Des techniciens de maintenance, les entreprises industrielles en recrutent régulièrement. Gildas Bonnier, électromécanicien aux Vergers de Châteaubourg, le constate : « On n’a pas besoin de chercher pour trouver du travail. »

Mais les employeurs peinent souvent à recruter des collaborateurs formés. « C’est pourtant un rôle-clé. Nous-mêmes, nous en recherchons régulièrement. Entre juillet et décembre, nous avons reçu seulement dix candidatures », cite, à titre d’exemple, Guillaume Malin, responsable ressources humaines, aux Vergers de Châteaubourg.
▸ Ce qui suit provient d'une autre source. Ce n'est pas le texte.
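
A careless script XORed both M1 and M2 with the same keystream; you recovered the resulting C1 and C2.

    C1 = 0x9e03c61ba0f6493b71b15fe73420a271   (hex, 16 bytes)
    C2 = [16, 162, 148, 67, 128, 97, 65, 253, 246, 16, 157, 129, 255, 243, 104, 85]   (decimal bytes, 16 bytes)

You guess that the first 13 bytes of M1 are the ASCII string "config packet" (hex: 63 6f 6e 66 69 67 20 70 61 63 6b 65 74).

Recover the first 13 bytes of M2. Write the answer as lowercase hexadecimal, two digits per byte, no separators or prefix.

edce3c3e49f028b6e6c2a903bf

First, C1 ⊕ C2 = (M1 ⊕ K) ⊕ (M2 ⊕ K) = M1 ⊕ M2, so the key drops out. Then M2 = (M1 ⊕ M2) ⊕ M1 over the first 13 bytes.
byte 0: (9e ^ 10) ^ 63 = 8e ^ 63 = ed
byte 1: (03 ^ a2) ^ 6f = a1 ^ 6f = ce
byte 2: (c6 ^ 94) ^ 6e = 52 ^ 6e = 3c
byte 3: (1b ^ 43) ^ 66 = 58 ^ 66 = 3e
byte 4: (a0 ^ 80) ^ 69 = 20 ^ 69 = 49
byte 5: (f6 ^ 61) ^ 67 = 97 ^ 67 = f0
byte 6: (49 ^ 41) ^ 20 = 08 ^ 20 = 28
byte 7: (3b ^ fd) ^ 70 = c6 ^ 70 = b6
byte 8: (71 ^ f6) ^ 61 = 87 ^ 61 = e6
byte 9: (b1 ^ 10) ^ 63 = a1 ^ 63 = c2
byte 10: (5f ^ 9d) ^ 6b = c2 ^ 6b = a9
byte 11: (e7 ^ 81) ^ 65 = 66 ^ 65 = 03
byte 12: (34 ^ ff) ^ 74 = cb ^ 74 = bf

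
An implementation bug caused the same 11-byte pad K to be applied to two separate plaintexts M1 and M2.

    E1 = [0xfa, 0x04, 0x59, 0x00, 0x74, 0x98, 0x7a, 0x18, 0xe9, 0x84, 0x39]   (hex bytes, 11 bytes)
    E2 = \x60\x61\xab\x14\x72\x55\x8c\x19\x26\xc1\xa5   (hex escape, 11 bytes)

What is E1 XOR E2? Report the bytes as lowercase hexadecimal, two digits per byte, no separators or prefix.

E1 ⊕ E2 = (M1 ⊕ K) ⊕ (M2 ⊕ K) = M1 ⊕ M2 — the shared key cancels under XOR.
fa ^ 60 = 9a
04 ^ 61 = 65
59 ^ ab = f2
00 ^ 14 = 14
74 ^ 72 = 06
98 ^ 55 = cd
7a ^ 8c = f6
18 ^ 19 = 01
e9 ^ 26 = cf
84 ^ c1 = 45
39 ^ a5 = 9c

9a65f21406cdf601cf459c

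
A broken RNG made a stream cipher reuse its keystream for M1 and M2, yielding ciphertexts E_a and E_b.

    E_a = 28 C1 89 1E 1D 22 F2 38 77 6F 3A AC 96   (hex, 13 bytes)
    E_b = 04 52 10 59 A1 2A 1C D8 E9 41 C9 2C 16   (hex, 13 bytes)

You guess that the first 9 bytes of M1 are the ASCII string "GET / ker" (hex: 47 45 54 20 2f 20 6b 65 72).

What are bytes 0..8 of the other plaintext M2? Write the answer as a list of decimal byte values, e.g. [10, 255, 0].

First, E_a ⊕ E_b = (M1 ⊕ K) ⊕ (M2 ⊕ K) = M1 ⊕ M2, so the key drops out. Then M2 = (M1 ⊕ M2) ⊕ M1 over the first 9 bytes.
byte 0: (28 ^ 04) ^ 47 = 2c ^ 47 = 6b
byte 1: (c1 ^ 52) ^ 45 = 93 ^ 45 = d6
byte 2: (89 ^ 10) ^ 54 = 99 ^ 54 = cd
byte 3: (1e ^ 59) ^ 20 = 47 ^ 20 = 67
byte 4: (1d ^ a1) ^ 2f = bc ^ 2f = 93
byte 5: (22 ^ 2a) ^ 20 = 08 ^ 20 = 28
byte 6: (f2 ^ 1c) ^ 6b = ee ^ 6b = 85
byte 7: (38 ^ d8) ^ 65 = e0 ^ 65 = 85
byte 8: (77 ^ e9) ^ 72 = 9e ^ 72 = ec

[107, 214, 205, 103, 147, 40, 133, 133, 236]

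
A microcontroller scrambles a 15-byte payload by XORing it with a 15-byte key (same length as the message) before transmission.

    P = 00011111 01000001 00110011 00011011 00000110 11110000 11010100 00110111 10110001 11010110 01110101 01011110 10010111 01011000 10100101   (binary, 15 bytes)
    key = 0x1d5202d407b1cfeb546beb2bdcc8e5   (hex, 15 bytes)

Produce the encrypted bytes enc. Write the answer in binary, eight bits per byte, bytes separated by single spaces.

00000010 00010011 00110001 11001111 00000001 01000001 00011011 11011100 11100101 10111101 10011110 01110101 01001011 10010000 01000000

XOR is its own inverse, so applying the key byte-wise gives the result directly.
byte 0: 1f ⊕ 1d = 02
byte 1: 41 ⊕ 52 = 13
byte 2: 33 ⊕ 02 = 31
byte 3: 1b ⊕ d4 = cf
byte 4: 06 ⊕ 07 = 01
byte 5: f0 ⊕ b1 = 41
byte 6: d4 ⊕ cf = 1b
byte 7: 37 ⊕ eb = dc
byte 8: b1 ⊕ 54 = e5
byte 9: d6 ⊕ 6b = bd
byte 10: 75 ⊕ eb = 9e
byte 11: 5e ⊕ 2b = 75
byte 12: 97 ⊕ dc = 4b
byte 13: 58 ⊕ c8 = 90
byte 14: a5 ⊕ e5 = 40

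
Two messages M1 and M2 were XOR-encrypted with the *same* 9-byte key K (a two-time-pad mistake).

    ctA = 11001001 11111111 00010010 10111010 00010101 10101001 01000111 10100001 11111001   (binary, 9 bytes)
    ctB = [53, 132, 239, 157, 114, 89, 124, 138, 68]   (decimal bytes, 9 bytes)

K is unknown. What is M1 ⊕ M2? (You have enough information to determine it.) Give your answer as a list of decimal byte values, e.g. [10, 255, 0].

ctA ⊕ ctB = (M1 ⊕ K) ⊕ (M2 ⊕ K) = M1 ⊕ M2 — the shared key cancels under XOR.
c9 xor 35 = fc
ff xor 84 = 7b
12 xor ef = fd
ba xor 9d = 27
15 xor 72 = 67
a9 xor 59 = f0
47 xor 7c = 3b
a1 xor 8a = 2b
f9 xor 44 = bd

[252, 123, 253, 39, 103, 240, 59, 43, 189]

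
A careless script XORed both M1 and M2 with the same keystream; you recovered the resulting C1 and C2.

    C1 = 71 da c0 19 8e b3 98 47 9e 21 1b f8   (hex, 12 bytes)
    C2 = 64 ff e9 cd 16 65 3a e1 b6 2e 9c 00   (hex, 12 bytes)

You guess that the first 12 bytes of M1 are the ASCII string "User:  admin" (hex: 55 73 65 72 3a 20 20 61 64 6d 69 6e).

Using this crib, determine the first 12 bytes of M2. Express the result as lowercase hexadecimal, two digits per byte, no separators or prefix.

First, C1 ⊕ C2 = (M1 ⊕ K) ⊕ (M2 ⊕ K) = M1 ⊕ M2, so the key drops out. Then M2 = (M1 ⊕ M2) ⊕ M1 over the first 12 bytes.
byte 0: (71 xor 64) xor 55 = 15 xor 55 = 40
byte 1: (da xor ff) xor 73 = 25 xor 73 = 56
byte 2: (c0 xor e9) xor 65 = 29 xor 65 = 4c
byte 3: (19 xor cd) xor 72 = d4 xor 72 = a6
byte 4: (8e xor 16) xor 3a = 98 xor 3a = a2
byte 5: (b3 xor 65) xor 20 = d6 xor 20 = f6
byte 6: (98 xor 3a) xor 20 = a2 xor 20 = 82
byte 7: (47 xor e1) xor 61 = a6 xor 61 = c7
byte 8: (9e xor b6) xor 64 = 28 xor 64 = 4c
byte 9: (21 xor 2e) xor 6d = 0f xor 6d = 62
byte 10: (1b xor 9c) xor 69 = 87 xor 69 = ee
byte 11: (f8 xor 00) xor 6e = f8 xor 6e = 96

40564ca6a2f682c74c62ee96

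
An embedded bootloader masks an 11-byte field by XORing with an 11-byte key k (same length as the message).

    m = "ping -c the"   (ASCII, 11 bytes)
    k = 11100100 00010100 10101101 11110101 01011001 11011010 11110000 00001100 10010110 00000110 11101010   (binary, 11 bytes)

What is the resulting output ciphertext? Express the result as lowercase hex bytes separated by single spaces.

XOR is its own inverse, so applying the key byte-wise gives the result directly.
112 xor 228 = 148
105 xor  20 = 125
110 xor 173 = 195
103 xor 245 = 146
 32 xor  89 = 121
 45 xor 218 = 247
 99 xor 240 = 147
 32 xor  12 =  44
116 xor 150 = 226
104 xor   6 = 110
101 xor 234 = 143

94 7d c3 92 79 f7 93 2c e2 6e 8f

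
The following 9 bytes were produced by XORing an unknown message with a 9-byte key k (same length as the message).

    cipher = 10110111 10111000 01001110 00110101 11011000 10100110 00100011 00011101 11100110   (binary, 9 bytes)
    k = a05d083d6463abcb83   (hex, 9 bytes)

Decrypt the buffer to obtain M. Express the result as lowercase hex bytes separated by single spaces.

17 e5 46 08 bc c5 88 d6 65

byte 0: 183 xor 160 =  23
byte 1: 184 xor  93 = 229
byte 2:  78 xor   8 =  70
byte 3:  53 xor  61 =   8
byte 4: 216 xor 100 = 188
byte 5: 166 xor  99 = 197
byte 6:  35 xor 171 = 136
byte 7:  29 xor 203 = 214
byte 8: 230 xor 131 = 101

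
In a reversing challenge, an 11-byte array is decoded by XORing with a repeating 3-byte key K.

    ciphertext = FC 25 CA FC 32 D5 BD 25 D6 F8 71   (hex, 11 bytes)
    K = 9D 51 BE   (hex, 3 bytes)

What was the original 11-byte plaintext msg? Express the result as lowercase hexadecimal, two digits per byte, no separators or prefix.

The 3-byte key repeats, so the effective keystream is 9d 51 be 9d 51 be 9d 51 be 9d 51.
byte 0: fc ^ 9d = 61
byte 1: 25 ^ 51 = 74
byte 2: ca ^ be = 74
byte 3: fc ^ 9d = 61
byte 4: 32 ^ 51 = 63
byte 5: d5 ^ be = 6b
byte 6: bd ^ 9d = 20
byte 7: 25 ^ 51 = 74
byte 8: d6 ^ be = 68
byte 9: f8 ^ 9d = 65
byte 10: 71 ^ 51 = 20

61747461636b2074686520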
« C’est pourtant un métier intéressant et diversifié », enchaîne Gildas. Ses missions ? « Dépanner et entretenir les machines, à titre préventif et curatif », détaille-t-il. Âgé de 33 ans, il a rejoint l’entreprise il y a sept ans et demi, après six ans et demi passés chez PSA, à Rennes.

« Logique et patience »

Ce métier, il l’a choisi « dès tout jeune ». « J’aimais le bricolage », remarque-t-il. Pour cela, il s’est formé en alternance : d’abord en faisant un bac pro maintenance des systèmes mécaniques automatisés au lycée professionnel Jean-Jaurès, à Rennes, puis une mention complémentaire électrotechnicien.

Ce qu’il apprécie, c’est que « ça change tout le temps. Par exemple, quand on est sur une nouvelle machine, on doit la découvrir et apprendre à la connaître. Les pannes, aussi, sont différentes », explique-t-il. Pour suivre les évolutions techniques et technologiques, les compétences évoluent elles aussi. Des formations sont proposées par l’entreprise.